Weight loss drugs versus the broken food system

High Street junk food

The Food Foundation's Executive Director Anna Taylor examines whether weight-loss drugs are the answer to fixing flaws in our food system

Ozempic (the brand name for semaglutide, a GLP-1 drug) has been in the news again. This time off the back of the government’s trial of weight loss drugs in Manchester aimed at making people more economically productive.

The government is rightly concerned about the number of people who are economically inactive because of sickness.

Last month IPPR published the concluding report of their Health Commission and projected economic inactivity due to sickness could breach four million by the end of the parliament. Many of these people will be suffering with obesity related illness, hence the trial in Manchester.

Ozempic drugs - must credit Chemist4U

Picture: Chemist4U

But there are a lot of reasons why this caused concern – not least because one might hope that in a caring society, drugs should be there for people when they need them to relieve suffering, and not in some way conditional on making them work for it, but also the media commentary played into old stigmatising language linking obesity with laziness.

The debate has also flushed out both the PM and Health Secretary in defence of the idea, dragging the national debate about obesity once again away from primary prevention of excess weight gain.

James Tapper's piece in the Guardian on Ozempic was eye-opening in pointing out the hard economic effects of the scale up of the drug worldwide.
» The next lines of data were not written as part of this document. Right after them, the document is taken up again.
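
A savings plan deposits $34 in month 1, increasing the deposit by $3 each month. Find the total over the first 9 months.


aₙ = 34 + (9-1)×3 = 58
Sₙ = n(a₁+aₙ)/2 = 9×(34+58)/2
= 9×92/2 = 414

S_9 = 414


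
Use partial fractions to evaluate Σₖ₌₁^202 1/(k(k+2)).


1/(k(k+2)) = (1/2)·(1/k - 1/(k+2)) (partial fractions)
Telescoping: Σ = (1/2)·(1 + 1/2 - 1/203 - 1/204) = 61711/82824

Sum = 61711/82824


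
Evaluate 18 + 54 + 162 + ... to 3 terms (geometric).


Sₙ = 18×(3^3 - 1)/(3 - 1)
= 18×(27 - 1)/2
= 18×26/2
= 234

S_3 = 234


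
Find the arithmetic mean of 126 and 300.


AM = (126 + 300)/2 = 426/2 = 213

AM = 213


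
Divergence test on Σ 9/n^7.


lim(n→∞) 9/n^7 = 0
lim aₙ = 0 → nth-term test is INCONCLUSIVE
(Need other tests; this is actually a convergent p-series with p=7 > 1)

Inconclusive (lim aₙ = 0; need another test)


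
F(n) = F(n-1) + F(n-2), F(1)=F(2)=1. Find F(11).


Fibonacci sequence: 1, 1, 2, 3, 5, 8, 13, 21, 34, 55, 89
F(11) = 89

F(11) = 89


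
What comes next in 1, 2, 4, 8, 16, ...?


Pattern: powers of 2: 2ⁿ
Terms: 1, 2, 4, 8, 16
Next term = 32

Next term = 32


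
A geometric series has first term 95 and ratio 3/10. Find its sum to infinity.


S∞ = a₁/(1-r) = 95/(1 - 3/10)
= 95/(7/10)
= 950/7

S∞ = 950/7


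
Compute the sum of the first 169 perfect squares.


n = 169
n(n+1)(2n+1)/6 = 169×170×339/6
= 9739470/6 = 1623245

Σk² = 1623245


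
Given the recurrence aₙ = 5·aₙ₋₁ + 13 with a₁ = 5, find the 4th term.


Computing step by step:
a_1 = 5
a_2 = 38
a_3 = 203
a_4 = 1028


a_4 = 1028


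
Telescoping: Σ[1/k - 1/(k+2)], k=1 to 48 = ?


Telescoping with gap 2: two head and two tail terms survive.
= (1 + 1/2) - (1/49 + 1/50)
= 3/2 - 1/49 - 1/50 = 1788/1225

Sum = 1788/1225


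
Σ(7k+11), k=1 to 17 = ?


Σ(7k+11) = 7·Σk + 11·n
= 7·153 + 11·17
= 1071 + 187 = 1258

Σ = 1258


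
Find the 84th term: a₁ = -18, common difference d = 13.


aₙ = a₁ + (n-1)d
= -18 + (84-1)×13
= -18 + 1079
= 1061

a_84 = 1061


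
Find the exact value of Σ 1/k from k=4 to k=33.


Σₖ₌4^33 1/k = 1/4 + 1/5 + 1/6 + ... + 1/33
= 29608831262749/13127595717600
≈ 2.2555

Sum = 29608831262749/13127595717600 ≈ 2.2555


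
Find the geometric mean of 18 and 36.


GM = √(18×36) = √648 = 25.4558

GM = 25.4558


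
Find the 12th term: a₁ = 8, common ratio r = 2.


aₙ = a₁·r^(n-1)
= 8×2^11
= 8×2048
= 16384

a_12 = 16384


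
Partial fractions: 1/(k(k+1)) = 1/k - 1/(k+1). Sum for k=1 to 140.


1/(k(k+1)) = 1/k - 1/(k+1) (partial fractions)
Telescoping: Σ = 1 - 1/141 = 140/141

Sum = 140/141


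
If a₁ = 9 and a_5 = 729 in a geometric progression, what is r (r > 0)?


r^(n-1) = aₙ/a₁
r^4 = 729/9 = 81
r = 81^(1/4)
= ±3; taking r > 0 gives r = 3

r = 3


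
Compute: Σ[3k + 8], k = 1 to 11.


Σ(3k+8) = 3·Σk + 8·n
= 3·66 + 8·11
= 198 + 88 = 286

Σ = 286


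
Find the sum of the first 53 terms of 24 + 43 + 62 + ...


aₙ = 24 + (53-1)×19 = 1012
Sₙ = n(a₁+aₙ)/2 = 53×(24+1012)/2
= 53×1036/2 = 27454

S_53 = 27454


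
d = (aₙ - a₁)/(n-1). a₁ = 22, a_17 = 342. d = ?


d = (aₙ - a₁)/(n-1)
= (342 - 22)/(17-1)
= 320/16 = 20

d = 20


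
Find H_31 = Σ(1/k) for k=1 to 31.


H_31 = 1/1 + 1/2 + 1/3 + ... + 1/31
= 290774257297357/72201776446800
≈ 4.0272

H_31 = 290774257297357/72201776446800 ≈ 4.0272


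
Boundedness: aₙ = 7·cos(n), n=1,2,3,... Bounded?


For all n, -1 ≤ cos(n) ≤ 1, so -7 ≤ 7·cos(n) ≤ 7
Lower bound: -7, Upper bound: 7
The sequence IS bounded

Bounded (-7 ≤ aₙ ≤ 7)


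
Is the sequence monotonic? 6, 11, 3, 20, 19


Differences: 5, -8, 17, -1
Difference at position 1 is +5 (> 0) but position 2 is -8 (< 0) — sequence both rises and falls
→ NOT monotonic

Not monotonic


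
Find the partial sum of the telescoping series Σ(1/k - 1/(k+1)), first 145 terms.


Telescoping: adjacent terms cancel.
= 1/1 - 1/146
= 1 - 1/146 = 145/146

Sum = 145/146


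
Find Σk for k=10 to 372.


Σₖ₌10^372 k = Σₖ₌₁^372 k − Σₖ₌₁^9 k
= 372·373/2 − 9·10/2
= 69378 − 45 = 69333

Σk = 69333


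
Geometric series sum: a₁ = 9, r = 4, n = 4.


Sₙ = 9×(4^4 - 1)/(4 - 1)
= 9×(256 - 1)/3
= 9×255/3
= 765

S_4 = 765


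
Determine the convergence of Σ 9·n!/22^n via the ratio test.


aₙ = 9·n!/22^n
a_{n+1}/aₙ = (n+1)!/22^(n+1) × 22^n/n!  (constant 9 cancels)
= (n+1)/22
L = lim(n→∞) (n+1)/22 = ∞
L > 1 → series DIVERGES

Diverges (ratio test: L = ∞ > 1)


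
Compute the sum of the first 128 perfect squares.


n = 128
n(n+1)(2n+1)/6 = 128×129×257/6
= 4243584/6 = 707264

Σk² = 707264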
I was startled to read that the airline industry was expected to see a share price bump because of the savings incurred by transporting people who are lower weight.

It also cites research by JP Morgan which says that people on GLP-1 drugs spend 8% less on food – that would represent a very significant impact on the food industry if the drugs are used at scale (remember two thirds of people in Britain are living with overweight or obesity, though currently in the UK only around 6% of the population are eligible for the drugs).
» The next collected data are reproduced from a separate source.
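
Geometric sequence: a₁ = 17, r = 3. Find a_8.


aₙ = a₁·r^(n-1)
= 17×3^7
= 17×2187
= 37179

a_8 = 37179


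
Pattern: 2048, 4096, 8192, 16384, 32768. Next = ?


Pattern: powers of 2: 2ⁿ
Terms: 2048, 4096, 8192, 16384, 32768
Next term = 65536

Next term = 65536


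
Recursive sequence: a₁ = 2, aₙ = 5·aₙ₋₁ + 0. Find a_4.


Computing step by step:
a_1 = 2
a_2 = 10
a_3 = 50
a_4 = 250


a_4 = 250


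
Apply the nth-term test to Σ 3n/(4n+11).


lim(n→∞) 3n/(4n+11) = 3/4 = 3/4  (divide numerator and denominator by n)
lim aₙ = 3/4 ≠ 0 → series DIVERGES

Diverges (lim aₙ = 3/4 ≠ 0)


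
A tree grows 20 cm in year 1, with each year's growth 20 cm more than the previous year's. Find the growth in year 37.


aₙ = a₁ + (n-1)d
= 20 + (37-1)×20
= 20 + 720
= 740

a_37 = 740


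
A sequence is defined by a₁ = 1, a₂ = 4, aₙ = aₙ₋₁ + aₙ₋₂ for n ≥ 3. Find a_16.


Computing iteratively: 1, 4, 5, 9, 14, 23, 37, 60, 97, 157, 254, 411, ...
a_16 = 2817

a_16 = 2817


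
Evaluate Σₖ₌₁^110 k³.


n(n+1)/2 = 110×111/2 = 6105
Σk³ = 6105² = 37271025

Σk³ = 37271025


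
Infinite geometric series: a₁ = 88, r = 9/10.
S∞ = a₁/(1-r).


S∞ = a₁/(1-r) = 88/(1 - 9/10)
= 88/(1/10)
= 880

S∞ = 880


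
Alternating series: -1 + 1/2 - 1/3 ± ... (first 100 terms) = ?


S = -1 + 1/2 - 1/3 + 1/4 - 1/5 + 1/6 - 1/7 + 1/8 ± ...
= -0.6882
(Full series converges to -ln(2) ≈ -0.6931)

S_100 = -0.6882


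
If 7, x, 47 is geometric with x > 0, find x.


GM = √(7×47) = √329 = 18.1384

GM = 18.1384


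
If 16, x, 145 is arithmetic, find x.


AM = (16 + 145)/2 = 161/2 = 80.5

AM = 80.5


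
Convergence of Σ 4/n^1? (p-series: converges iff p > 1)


p-series test: Σ c/n^p converges if p > 1, diverges if p ≤ 1 (constant c > 0 doesn't affect convergence).
p = 1
1 ≤ 1 → DIVERGES

Diverges (p = 1 ≤ 1)


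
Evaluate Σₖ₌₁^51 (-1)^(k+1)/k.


S = 1 - 1/2 + 1/3 - 1/4 + 1/5 - 1/6 + 1/7 - 1/8 ± ...
= 0.7029
(Full series converges to +ln(2) ≈ +0.6931)

S_51 = 0.7029


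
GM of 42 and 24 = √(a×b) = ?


GM = √(42×24) = √1008 = 31.749

GM = 31.749


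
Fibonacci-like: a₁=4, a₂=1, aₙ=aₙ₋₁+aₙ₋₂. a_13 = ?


Computing iteratively: 4, 1, 5, 6, 11, 17, 28, 45, 73, 118, 191, 309, ...
a_13 = 500

a_13 = 500


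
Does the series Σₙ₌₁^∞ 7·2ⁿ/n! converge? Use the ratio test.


aₙ = 7·2^n/n!
a_{n+1}/aₙ = 2^(n+1)/(n+1)! × n!/2^n  (constant 7 cancels)
= 2/(n+1)
L = lim(n→∞) 2/(n+1) = 0
L < 1 → series CONVERGES

Converges (ratio test: L = 0 < 1)


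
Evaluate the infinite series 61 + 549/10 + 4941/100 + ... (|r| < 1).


S∞ = a₁/(1-r) = 61/(1 - 9/10)
= 61/(1/10)
= 610

S∞ = 610


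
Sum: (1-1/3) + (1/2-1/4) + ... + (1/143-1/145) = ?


Telescoping with gap 2: two head and two tail terms survive.
= (1 + 1/2) - (1/144 + 1/145)
= 3/2 - 1/144 - 1/145 = 31031/20880

Sum = 31031/20880


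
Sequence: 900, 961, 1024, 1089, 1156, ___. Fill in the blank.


Pattern: perfect squares: n²
Terms: 900, 961, 1024, 1089, 1156
Next term = 1225

Next term = 1225


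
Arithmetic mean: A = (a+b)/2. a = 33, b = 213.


AM = (33 + 213)/2 = 246/2 = 123

AM = 123


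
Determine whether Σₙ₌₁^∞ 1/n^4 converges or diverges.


p-series test: Σ c/n^p converges if p > 1, diverges if p ≤ 1 (constant c > 0 doesn't affect convergence).
p = 4
4 > 1 → CONVERGES

Converges (p = 4 > 1)


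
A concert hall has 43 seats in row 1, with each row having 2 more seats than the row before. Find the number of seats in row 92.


aₙ = a₁ + (n-1)d
= 43 + (92-1)×2
= 43 + 182
= 225

a_92 = 225


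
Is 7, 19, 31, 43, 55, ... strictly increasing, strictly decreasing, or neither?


Differences: 12, 12, 12, 12
All differences > 0 → strictly INCREASING

Monotonically increasing


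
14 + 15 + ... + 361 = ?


Σₖ₌14^361 k = Σₖ₌₁^361 k − Σₖ₌₁^13 k
= 361·362/2 − 13·14/2
= 65341 − 91 = 65250

Σk = 65250


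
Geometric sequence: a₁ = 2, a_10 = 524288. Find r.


r^(n-1) = aₙ/a₁
r^9 = 524288/2 = 262144
r = 262144^(1/9)
= 4

r = 4


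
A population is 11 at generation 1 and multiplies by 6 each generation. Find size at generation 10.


aₙ = a₁·r^(n-1)
= 11×6^9
= 11×10077696
= 110854656

a_10 = 110854656


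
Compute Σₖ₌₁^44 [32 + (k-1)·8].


aₙ = 32 + (44-1)×8 = 376
Sₙ = n(a₁+aₙ)/2 = 44×(32+376)/2
= 44×408/2 = 8976

S_44 = 8976


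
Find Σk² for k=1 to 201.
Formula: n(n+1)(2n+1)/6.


n = 201
n(n+1)(2n+1)/6 = 201×202×403/6
= 16362606/6 = 2727101

Σk² = 2727101


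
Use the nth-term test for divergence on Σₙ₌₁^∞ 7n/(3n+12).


lim(n→∞) 7n/(3n+12) = 7/3 = 7/3  (divide numerator and denominator by n)
lim aₙ = 7/3 ≠ 0 → series DIVERGES

Diverges (lim aₙ = 7/3 ≠ 0)


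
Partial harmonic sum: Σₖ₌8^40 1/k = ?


Σₖ₌8^40 1/k = 1/8 + 1/9 + 1/10 + ... + 1/40
= 116967587024539/69388720221600
≈ 1.6857

Sum = 116967587024539/69388720221600 ≈ 1.6857


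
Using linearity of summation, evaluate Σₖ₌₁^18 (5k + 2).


Σ(5k+2) = 5·Σk + 2·n
= 5·171 + 2·18
= 855 + 36 = 891

Σ = 891


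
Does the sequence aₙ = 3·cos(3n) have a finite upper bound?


For all n, -1 ≤ cos(3n) ≤ 1, so -3 ≤ 3·cos(3n) ≤ 3
Lower bound: -3, Upper bound: 3
The sequence IS bounded

Bounded (-3 ≤ aₙ ≤ 3)


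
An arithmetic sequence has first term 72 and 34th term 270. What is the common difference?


d = (aₙ - a₁)/(n-1)
= (270 - 72)/(34-1)
= 198/33 = 6

d = 6


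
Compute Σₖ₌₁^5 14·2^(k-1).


Sₙ = 14×(2^5 - 1)/(2 - 1)
= 14×(32 - 1)/1
= 14×31/1
= 434

S_5 = 434


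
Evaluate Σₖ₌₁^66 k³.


n(n+1)/2 = 66×67/2 = 2211
Σk³ = 2211² = 4888521

Σk³ = 4888521


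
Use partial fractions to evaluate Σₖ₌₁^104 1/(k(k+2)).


1/(k(k+2)) = (1/2)·(1/k - 1/(k+2)) (partial fractions)
Telescoping: Σ = (1/2)·(1 + 1/2 - 1/105 - 1/106) = 4121/5565

Sum = 4121/5565


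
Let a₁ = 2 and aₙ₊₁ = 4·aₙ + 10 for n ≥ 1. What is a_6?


Computing step by step:
a_1 = 2
a_2 = 18
a_3 = 82
a_4 = 338
a_5 = 1362
a_6 = 5458


a_6 = 5458


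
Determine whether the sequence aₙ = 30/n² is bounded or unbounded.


a₁ = 30, a₂ = 30/4, a₃ = 30/9, ...
0 < aₙ ≤ 30 for all n ≥ 1
The sequence IS bounded

Bounded (0 < aₙ ≤ 30)


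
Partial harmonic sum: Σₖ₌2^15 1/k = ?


Σₖ₌2^15 1/k = 1/2 + 1/3 + 1/4 + ... + 1/15
= 835397/360360
≈ 2.3182

Sum = 835397/360360 ≈ 2.3182


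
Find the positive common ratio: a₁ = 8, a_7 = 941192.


r^(n-1) = aₙ/a₁
r^6 = 941192/8 = 117649
r = 117649^(1/6)
= ±7; taking r > 0 gives r = 7

r = 7


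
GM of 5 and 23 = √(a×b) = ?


GM = √(5×23) = √115 = 10.7238

GM = 10.7238


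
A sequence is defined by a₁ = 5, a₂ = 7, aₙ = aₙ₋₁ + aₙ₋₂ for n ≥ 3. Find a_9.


Computing iteratively: 5, 7, 12, 19, 31, 50, 81, 131, 212
a_9 = 212

a_9 = 212


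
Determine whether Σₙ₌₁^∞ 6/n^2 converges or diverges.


p-series test: Σ c/n^p converges if p > 1, diverges if p ≤ 1 (constant c > 0 doesn't affect convergence).
p = 2
2 > 1 → CONVERGES

Converges (p = 2 > 1)


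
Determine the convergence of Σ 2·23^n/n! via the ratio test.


aₙ = 2·23^n/n!
a_{n+1}/aₙ = 23^(n+1)/(n+1)! × n!/23^n  (constant 2 cancels)
= 23/(n+1)
L = lim(n→∞) 23/(n+1) = 0
L < 1 → series CONVERGES

Converges (ratio test: L = 0 < 1)


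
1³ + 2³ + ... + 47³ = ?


n(n+1)/2 = 47×48/2 = 1128
Σk³ = 1128² = 1272384

Σk³ = 1272384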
Tapper writes that “Walmart said last year it was already seeing people buy less food, prompting investors to sell shares in PepsiCo and Mondelēz”.

The IPPR report

The IPPR report

While it is not yet clear whether these drugs led people to change what they are eating as well as how much, a recent survey by Morgan Stanley of 300 patients taking the drugs found that participants cut back the most on foods high in sugar and fat, reducing their consumption of confectionary, sugary drinks and baked goods by as much as two-thirds.

I wonder whether companies would choose a drop in sales, over a reform of their business of selling junk food? But of course, it’s not just food companies that could potentially feel the effects of the drugs. It’s also the NHS.

While savings should be made in cases of heart disease or diabetes resulting from weight loss, these remain expensive drugs.

The NICE list price of Wegovy comes in at about £2,100 per person per year (though the NHS has probably negotiated a discount which is not published).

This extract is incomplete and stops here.